User Entity and Behavior Analytics (UEBA) is a way to identify attacks and high risk behaviors by correlating different data sources and observing behavioral patterns. This allows attacks to be observed that are only apparent with context from multiple sources, rather than just a single event in isolation.
Our goal is to provide UEBA capabilities for your applications as well as GitLab itself. We will help proactively identify malicious traffic, potentially compromised user accounts or infrastructure components, anomalous use of the GitLab platform, and various high-risk behaviors so that actionable remediation steps are possible.
Because UEBA solutions are often broad and require complex data setups, we will instead take a "build up, then out" approach. This way, we can provide immediate value in small increments. We will add new anomaly detection capabilities as distinct features. These can be configured and improved incrementally, independent of other detection capabilities. Over time, these features will converge, joining underlying analytics and detection capabilities to provide more horizontal insights and detection capabilities.
Our UEBA goals align with the goals of our Defend Guiding Principles in that we strive to offer these capabilities "batteries included" with minimal to no configuration for initial usage. We will default to presenting actionable insights but will leave the decision to block up to you unless specifically configured otherewise.
Another UEBA goal is that GitLab will feed back our results to other stages, so any necessary actions can be taken there, in addition to defending the app itself. An example could include creating an issue about access controls for a specific region of the app that is being exploited by malicious users.
In the spirit of MVC, we will look to productize existing capabilities developed by our own security team. This will include a signal-based system that detects behaviors from pre-defined rules. It may also include a machine learning (ML) model that can identify runner abuse, specifically when used for cryptomining. This will help lay the foundation for future behavioral models by starting to define how they are configured by end users as well as the underlying deployment and upgrade model. We will also investigate making our signal-based early alerting system available as an early UEBA capability. In addition to providing valuable new capabilities for our users, it will also allow us to dogfood on our security tools within GitLab itself.
We will also start investigating open source UEBA platforms to see if there is a suitable option to form the backbone of our horizontally-focused security data analytics and visibility capabilities. This will be a key piece in allowing our UEBA abilities to extend beyond GitLab and into user applications and infrastructure.
Many of today's UEBA products are focused on the desktop environment, using deployed agents to gather data and monitor behavior. Most solutions are run as a physical appliance or in an on-premises data center.

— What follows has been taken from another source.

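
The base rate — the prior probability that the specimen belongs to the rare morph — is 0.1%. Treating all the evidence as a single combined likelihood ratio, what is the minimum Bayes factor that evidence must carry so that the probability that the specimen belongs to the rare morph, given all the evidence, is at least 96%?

Prior odds = 0.001/0.999 = 1/999.
Target odds = 0.96/0.04 = 24.
Required Bayes factor = 24 ÷ (1/999) = 23976.

23976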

Virtual machines for cloud deployment are in the minority; cloud-native UEBA is even less common.
Additionally, there continues to be a convergence of UEBA features with adjacent products such as SIEMs or acquisition of standalone vendors by larger security companies. According to Gartner, "by 2022, 95% of all UEBA deployments will be 'as a feature' of broader security platforms." This indicates we are potentially already past the inflection point of standalone UEBA systems being a viable future option—especially given the minority of cloud-native offerings today.
eSecurity Planet has a UEBA buying guide which has a list of competitive offerings.
There is no feature available for this category.
The category is very new, so we still need to engage customers and get feedback about their interests and priorities in this area.